Workers are long-running async loops that perform maintenance, monitoring, and scheduled processing outside the request/response path.
Architecture
Workers run as asyncio tasks inside the application runtime and are started/stopped through FastAPI lifespan. Keep the architecture simple-by-default; only split into separate processes/services when required by scale or isolation.
Lifespan Events:
Workers are started/stopped via FastAPI lifespan events (a dedicated lifespan.py is recommended).
@asynccontextmanager
async def lifespan(app: FastAPI):
# Startup: start one or more worker loops
tasks = [
asyncio.create_task(worker_loop_a()),
asyncio.create_task(worker_loop_b()),
]
yield
# Shutdown: cancel tasks gracefully
for t in tasks:
t.cancel()
for t in tasks:
with suppress(asyncio.CancelledError):
await t
Common worker categories
Workers should fall into clear categories:
- Scheduled monitors: periodic scans and health checks (e.g., security scans, DB health).
- Reconciliation/sync loops: keep derived state consistent (e.g., periodic reconciliation jobs).
- Queue processors: claim pending work items from the database and process them safely.
- Maintenance: periodic cleanup or aggregation tasks.
- Operational reporting: periodic suite/report generation where appropriate.
Concurrency Control
Background workers must be safe under multiple app processes (e.g., multiple Uvicorn workers). Use layered concurrency controls:
- Startup single-run lock (process-level): ensure only one process starts the worker tasks.
- A common pattern is a file lock in the OS temp directory created with
O_EXCLso only one process “wins”.
- A common pattern is a file lock in the OS temp directory created with
- Per-loop single-run lock (database-level): ensure only one process executes a cycle at a time.
- A common pattern is a PostgreSQL advisory lock (
pg_try_advisory_lock) held for the duration of the cycle.
- A common pattern is a PostgreSQL advisory lock (
Queue/claiming pattern (safe parallelism)
When processing “pending items” from the database:
- Prefer
SELECT ... FOR UPDATE SKIP LOCKEDto claim work without contention. - If items must be processed sequentially per tenant/resource, add a second lock keyed by that id (e.g., transaction-scoped advisory locks).
Configuration
Workers should be enabled/disabled via environment variables. Standards:
- Each worker loop should check its flag on each cycle so it can be disabled without redeploying.
- Defaults may be environment-aware (e.g., disable some workers in local/test by default).
Example pattern:
ENABLE_<WORKER_NAME>_WORKER=1
<WORKER_NAME>_INTERVAL_SECONDS=300
Loop structure standards
Every worker loop should follow a predictable structure:
- Initialize required resources (e.g., ensure DB engine/session factory exists).
- Optional jitter on startup (small randomized delay) to avoid thundering-herd starts.
while True:- Check enable flag; exit if disabled.
- Acquire per-loop lock (if used).
- Execute one cycle of work inside a fresh DB session.
- Release lock.
- Sleep for the configured interval (plus optional jitter).

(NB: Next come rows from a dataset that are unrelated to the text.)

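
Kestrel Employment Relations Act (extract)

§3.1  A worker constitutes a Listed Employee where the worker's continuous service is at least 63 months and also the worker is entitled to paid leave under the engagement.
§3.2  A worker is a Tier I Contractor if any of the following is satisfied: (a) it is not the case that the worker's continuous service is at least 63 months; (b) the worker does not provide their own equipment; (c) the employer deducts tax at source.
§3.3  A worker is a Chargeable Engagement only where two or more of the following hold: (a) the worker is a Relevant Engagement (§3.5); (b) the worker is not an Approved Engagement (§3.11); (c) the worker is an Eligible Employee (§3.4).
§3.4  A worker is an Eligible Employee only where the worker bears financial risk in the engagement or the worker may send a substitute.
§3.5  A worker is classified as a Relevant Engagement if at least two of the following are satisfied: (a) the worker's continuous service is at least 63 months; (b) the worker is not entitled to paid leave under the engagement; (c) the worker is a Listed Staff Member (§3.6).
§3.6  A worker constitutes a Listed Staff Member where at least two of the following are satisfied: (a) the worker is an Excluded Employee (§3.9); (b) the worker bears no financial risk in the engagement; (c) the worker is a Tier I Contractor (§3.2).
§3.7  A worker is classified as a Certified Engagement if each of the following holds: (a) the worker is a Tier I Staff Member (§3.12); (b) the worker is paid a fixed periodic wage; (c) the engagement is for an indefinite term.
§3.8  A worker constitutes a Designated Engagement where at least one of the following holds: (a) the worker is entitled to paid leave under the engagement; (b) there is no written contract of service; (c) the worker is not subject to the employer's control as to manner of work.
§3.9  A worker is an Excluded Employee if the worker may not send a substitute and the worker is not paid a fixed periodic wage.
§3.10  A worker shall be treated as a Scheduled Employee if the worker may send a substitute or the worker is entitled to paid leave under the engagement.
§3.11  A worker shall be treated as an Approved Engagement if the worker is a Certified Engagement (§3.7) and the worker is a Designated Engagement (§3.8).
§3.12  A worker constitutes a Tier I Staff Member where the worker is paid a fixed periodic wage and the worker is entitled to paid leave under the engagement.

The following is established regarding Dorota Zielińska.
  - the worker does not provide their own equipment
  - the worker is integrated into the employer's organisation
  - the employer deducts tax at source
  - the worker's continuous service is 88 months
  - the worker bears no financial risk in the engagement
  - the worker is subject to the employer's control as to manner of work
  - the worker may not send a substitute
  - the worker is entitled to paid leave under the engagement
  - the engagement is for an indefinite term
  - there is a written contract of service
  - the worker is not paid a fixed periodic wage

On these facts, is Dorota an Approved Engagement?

No

§3.12 — Tier I Staff Member: [the worker is paid a fixed periodic wage? no] AND [the worker is entitled to paid leave under the engagement? yes] → not satisfied.
§3.7 — Certified Engagement: [Tier I Staff Member (§3.12)? no] AND [the worker is paid a fixed periodic wage? no] AND [the engagement is for an indefinite term? yes] → not satisfied.
§3.8 — Designated Engagement: [the worker is entitled to paid leave under the engagement? yes] OR [there is no written contract of service? no] OR [the worker is not subject to the employer's control as to manner of work? no] → satisfied.
§3.11 — Approved Engagement: [Certified Engagement (§3.7)? no] AND [Designated Engagement (§3.8)? yes] → not satisfied.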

- Catch and log loop-level exceptions; sleep briefly and continue (avoid tight crash loops).
Database session standards
- Use a dedicated worker DB session/engine (separate from request sessions) so long-running loops do not interfere with request handling.
- Keep each cycle’s DB session scope tight (open → work → commit/close).
Observability + safety
- Log lifecycle events: loop started, lock acquired/released, cycle complete, cycle error.
- Prefer structured “counts”/summaries (e.g., scanned, processed, errors) so operators can see impact.
- Never let a worker crash the app: failures should be isolated to the loop and retried safely.